Like much of the work of Belgian director Ivo van Hove that crashes onto these shores, Scenes From A Marriage is more about flashy theatrics than feeling any kind of emotion for the characters on stage.
Ingmar Bergman's 1973 television miniseries about the dissolving marriage of college professor Johan and lawyer Marianne was blamed for an upswing in Swedish divorces. With its half-hour intermission, van Hove's innovative, but ultimately dull adaptation may, at best, cause an upswing in traffic at the nearest coffee shop.

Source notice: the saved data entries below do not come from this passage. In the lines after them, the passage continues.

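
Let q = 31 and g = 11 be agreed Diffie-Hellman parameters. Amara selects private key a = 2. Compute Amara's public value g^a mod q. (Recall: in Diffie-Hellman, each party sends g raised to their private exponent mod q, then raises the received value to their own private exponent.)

Public value = 11^2 mod 31.
11^1 ≡ 11 (mod 31)
11^2 = (11^1)^2 ≡ 11^2 = 121 ≡ 28 (mod 31)

28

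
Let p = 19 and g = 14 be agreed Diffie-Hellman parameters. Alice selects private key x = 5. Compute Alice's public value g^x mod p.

Public value = 14^5 mod 19.
14^1 ≡ 14 (mod 19)
14^2 = (14^1)^2 ≡ 14^2 = 196 ≡ 6 (mod 19)
14^4 = (14^2)^2 ≡ 6^2 = 36 ≡ 17 (mod 19)
14^5 = 14^4 · 14^1 ≡ 17 · 14 ≡ 10 (mod 19).

10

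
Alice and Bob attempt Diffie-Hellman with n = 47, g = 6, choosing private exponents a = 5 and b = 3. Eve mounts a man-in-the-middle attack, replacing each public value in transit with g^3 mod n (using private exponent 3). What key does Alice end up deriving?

2

Alice receives Eve's public value M = 6^3 mod 47 instead of the honest one.
6^1 ≡ 6 (mod 47)
6^2 = (6^1)^2 ≡ 6^2 = 36 ≡ 36 (mod 47)
6^3 = 6^2 · 6^1 ≡ 36 · 6 ≡ 28 (mod 47).
So M = 28. Alice computes K = M^5 mod 47.
28^1 ≡ 28 (mod 47)
28^2 = (28^1)^2 ≡ 28^2 = 784 ≡ 32 (mod 47)
28^4 = (28^2)^2 ≡ 32^2 = 1024 ≡ 37 (mod 47)
28^5 = 28^4 · 28^1 ≡ 37 · 28 ≡ 2 (mod 47).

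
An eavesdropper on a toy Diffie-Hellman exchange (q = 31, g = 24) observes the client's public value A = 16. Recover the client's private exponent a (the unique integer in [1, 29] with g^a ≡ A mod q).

12

Try successive powers of 24 modulo 31:
24^1 ≡ 24
24^2 ≡ 18
24^3 ≡ 29
24^4 ≡ 14
24^5 ≡ 26
24^6 ≡ 4
24^7 ≡ 3
24^8 ≡ 10
24^9 ≡ 23
24^10 ≡ 25
24^11 ≡ 11
24^12 ≡ 16
Found: a = 12.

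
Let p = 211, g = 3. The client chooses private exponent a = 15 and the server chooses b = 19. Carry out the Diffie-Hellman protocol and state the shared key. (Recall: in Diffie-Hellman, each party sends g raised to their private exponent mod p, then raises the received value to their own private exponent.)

The server sends B = g^b mod p = 3^19 mod 211.
3^1 ≡ 3 (mod 211)
3^2 = (3^1)^2 ≡ 3^2 = 9 ≡ 9 (mod 211)
3^4 = (3^2)^2 ≡ 9^2 = 81 ≡ 81 (mod 211)
3^8 = (3^4)^2 ≡ 81^2 = 6561 ≡ 20 (mod 211)
3^16 = (3^8)^2 ≡ 20^2 = 400 ≡ 189 (mod 211)
3^19 = 3^16 · 3^2 · 3^1 ≡ 189 · 9 · 3 ≡ 39 (mod 211).
So B = 39. The client then computes K = B^a mod p = 39^15 mod 211.
39^1 ≡ 39 (mod 211)
39^2 = (39^1)^2 ≡ 39^2 = 1521 ≡ 44 (mod 211)
39^4 = (39^2)^2 ≡ 44^2 = 1936 ≡ 37 (mod 211)
39^8 = (39^4)^2 ≡ 37^2 = 1369 ≡ 103 (mod 211)
39^15 = 39^8 · 39^4 · 39^2 · 39^1 ≡ 103 · 37 · 44 · 39 ≡ 153 (mod 211).

153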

The audience is divided into three groups for the first act because New York Theatre Workshop's East 4th Street auditorium has been reconfigured into three smaller ones. Emily Mann's English adaptation of Bergman's teleplay calls for three pairs of actors to simultaneously play individual half-hour scenes in front of one third of the patrons. Audience members then move to a new location and the actors all play their scenes to a new house. A third go at it insures that everyone has seen all three scenes.

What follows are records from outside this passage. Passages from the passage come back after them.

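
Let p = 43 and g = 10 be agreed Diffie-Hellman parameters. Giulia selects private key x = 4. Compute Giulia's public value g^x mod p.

24

Public value = 10^4 mod 43.
10^1 ≡ 10 (mod 43)
10^2 = (10^1)^2 ≡ 10^2 = 100 ≡ 14 (mod 43)
10^4 = (10^2)^2 ≡ 14^2 = 196 ≡ 24 (mod 43)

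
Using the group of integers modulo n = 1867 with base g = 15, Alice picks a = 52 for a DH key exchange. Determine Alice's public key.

1060

Public value = 15^52 mod 1867.
15^1 ≡ 15 (mod 1867)
15^2 = (15^1)^2 ≡ 15^2 = 225 ≡ 225 (mod 1867)
15^4 = (15^2)^2 ≡ 225^2 = 50625 ≡ 216 (mod 1867)
15^8 = (15^4)^2 ≡ 216^2 = 46656 ≡ 1848 (mod 1867)
15^16 = (15^8)^2 ≡ 1848^2 = 3415104 ≡ 361 (mod 1867)
15^32 = (15^16)^2 ≡ 361^2 = 130321 ≡ 1498 (mod 1867)
15^52 = 15^32 · 15^16 · 15^4 ≡ 1498 · 361 · 216 ≡ 1060 (mod 1867).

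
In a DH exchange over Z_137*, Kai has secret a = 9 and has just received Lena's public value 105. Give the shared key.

130

Shared key K = 105^9 mod 137.
105^1 ≡ 105 (mod 137)
105^2 = (105^1)^2 ≡ 105^2 = 11025 ≡ 65 (mod 137)
105^4 = (105^2)^2 ≡ 65^2 = 4225 ≡ 115 (mod 137)
105^8 = (105^4)^2 ≡ 115^2 = 13225 ≡ 73 (mod 137)
105^9 = 105^8 · 105^1 ≡ 73 · 105 ≡ 130 (mod 137).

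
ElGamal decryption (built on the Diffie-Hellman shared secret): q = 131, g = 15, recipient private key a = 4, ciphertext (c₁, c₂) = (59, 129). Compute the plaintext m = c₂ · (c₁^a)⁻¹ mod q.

Shared mask s = c₁^a mod q = 59^4 mod 131.
59^1 ≡ 59 (mod 131)
59^2 = (59^1)^2 ≡ 59^2 = 3481 ≡ 75 (mod 131)
59^4 = (59^2)^2 ≡ 75^2 = 5625 ≡ 123 (mod 131)
So s = 123; s⁻¹ ≡ 49 (mod 131).
m = c₂ · s⁻¹ mod 131 = 129 · 49 mod 131 = 33.

33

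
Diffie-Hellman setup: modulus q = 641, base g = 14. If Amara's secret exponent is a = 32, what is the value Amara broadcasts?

Public value = 14^32 mod 641.
14^1 ≡ 14 (mod 641)
14^2 = (14^1)^2 ≡ 14^2 = 196 ≡ 196 (mod 641)
14^4 = (14^2)^2 ≡ 196^2 = 38416 ≡ 597 (mod 641)
14^8 = (14^4)^2 ≡ 597^2 = 356409 ≡ 13 (mod 641)
14^16 = (14^8)^2 ≡ 13^2 = 169 ≡ 169 (mod 641)
14^32 = (14^16)^2 ≡ 169^2 = 28561 ≡ 357 (mod 641)

357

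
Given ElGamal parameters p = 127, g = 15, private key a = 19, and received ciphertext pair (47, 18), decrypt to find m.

11

Shared mask s = c₁^a mod p = 47^19 mod 127.
47^1 ≡ 47 (mod 127)
47^2 = (47^1)^2 ≡ 47^2 = 2209 ≡ 50 (mod 127)
47^4 = (47^2)^2 ≡ 50^2 = 2500 ≡ 87 (mod 127)
47^8 = (47^4)^2 ≡ 87^2 = 7569 ≡ 76 (mod 127)
47^16 = (47^8)^2 ≡ 76^2 = 5776 ≡ 61 (mod 127)
47^19 = 47^16 · 47^2 · 47^1 ≡ 61 · 50 · 47 ≡ 94 (mod 127).
So s = 94; s⁻¹ ≡ 50 (mod 127).
m = c₂ · s⁻¹ mod 127 = 18 · 50 mod 127 = 11.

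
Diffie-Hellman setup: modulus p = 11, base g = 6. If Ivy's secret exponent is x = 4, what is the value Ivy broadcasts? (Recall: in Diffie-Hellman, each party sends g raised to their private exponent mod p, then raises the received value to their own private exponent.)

Public value = 6^4 mod 11.
6^1 ≡ 6 (mod 11)
6^2 = (6^1)^2 ≡ 6^2 = 36 ≡ 3 (mod 11)
6^4 = (6^2)^2 ≡ 3^2 = 9 ≡ 9 (mod 11)

9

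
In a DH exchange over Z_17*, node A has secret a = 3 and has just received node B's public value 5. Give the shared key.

Shared key K = 5^3 mod 17.
5^1 ≡ 5 (mod 17)
5^2 = (5^1)^2 ≡ 5^2 = 25 ≡ 8 (mod 17)
5^3 = 5^2 · 5^1 ≡ 8 · 5 ≡ 6 (mod 17).

6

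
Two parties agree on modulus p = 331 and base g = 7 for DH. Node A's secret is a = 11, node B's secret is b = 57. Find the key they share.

Node B sends B = g^b mod p = 7^57 mod 331.
7^1 ≡ 7 (mod 331)
7^2 = (7^1)^2 ≡ 7^2 = 49 ≡ 49 (mod 331)
7^4 = (7^2)^2 ≡ 49^2 = 2401 ≡ 84 (mod 331)
7^8 = (7^4)^2 ≡ 84^2 = 7056 ≡ 105 (mod 331)
7^16 = (7^8)^2 ≡ 105^2 = 11025 ≡ 102 (mod 331)
7^32 = (7^16)^2 ≡ 102^2 = 10404 ≡ 143 (mod 331)
7^57 = 7^32 · 7^16 · 7^8 · 7^1 ≡ 143 · 102 · 105 · 7 ≡ 282 (mod 331).
So B = 282. Node A then computes K = B^a mod p = 282^11 mod 331.
282^1 ≡ 282 (mod 331)
282^2 = (282^1)^2 ≡ 282^2 = 79524 ≡ 84 (mod 331)
282^4 = (282^2)^2 ≡ 84^2 = 7056 ≡ 105 (mod 331)
282^8 = (282^4)^2 ≡ 105^2 = 11025 ≡ 102 (mod 331)
282^11 = 282^8 · 282^2 · 282^1 ≡ 102 · 84 · 282 ≡ 207 (mod 331).

207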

In one room, young Johan and Marianne (Alex Hurt and Susannah Flood) entertain a bickering couple (Erin Gann and Carmen Zilles) before cautiously discussing a life-changing moment in their lives. In another, slightly older Johan and Marianne (Dallas Roberts and Roslyn Ruff) try and piece together what they know is crumbling and in the third, the senior Marianne (Tina Benko) pathetically begs for her Johan (Arliss Howard) not to leave her after he says he's fallen in love with another woman.
The three spaces share a central backstage area, which is visible to the audience through windows, and louder moments from each scene are clearly heard by those trying to watch the others. Perhaps the point there is to have Johan and Marianne continually haunted by their past and future, but it's more of a distraction than an enhancement; especially when you're trying to watch a quiet moment but the intimacy is overwhelmed by the noise in the next room.
The triptych playhouse is replaced by in-the-round seating during intermission and yes, the second act begins with all three couples on stage simultaneously performing the sign-the-divorce-papers scene. The pairs vary in pacing and staging, adding much-needed textures, and things get heated up in more ways than one. After this showy climax, the remaining scenes seem superfluous.
Unfortunately, the quality of acting varies quite a bit among the ensemble members, but Benko does an outstanding job of playing Marianne as a wounded survivor who tries to keep her vulnerability safely hidden. Flood's animated energy as younger Marianne and Roberts' passionate masculinity are also worth noting.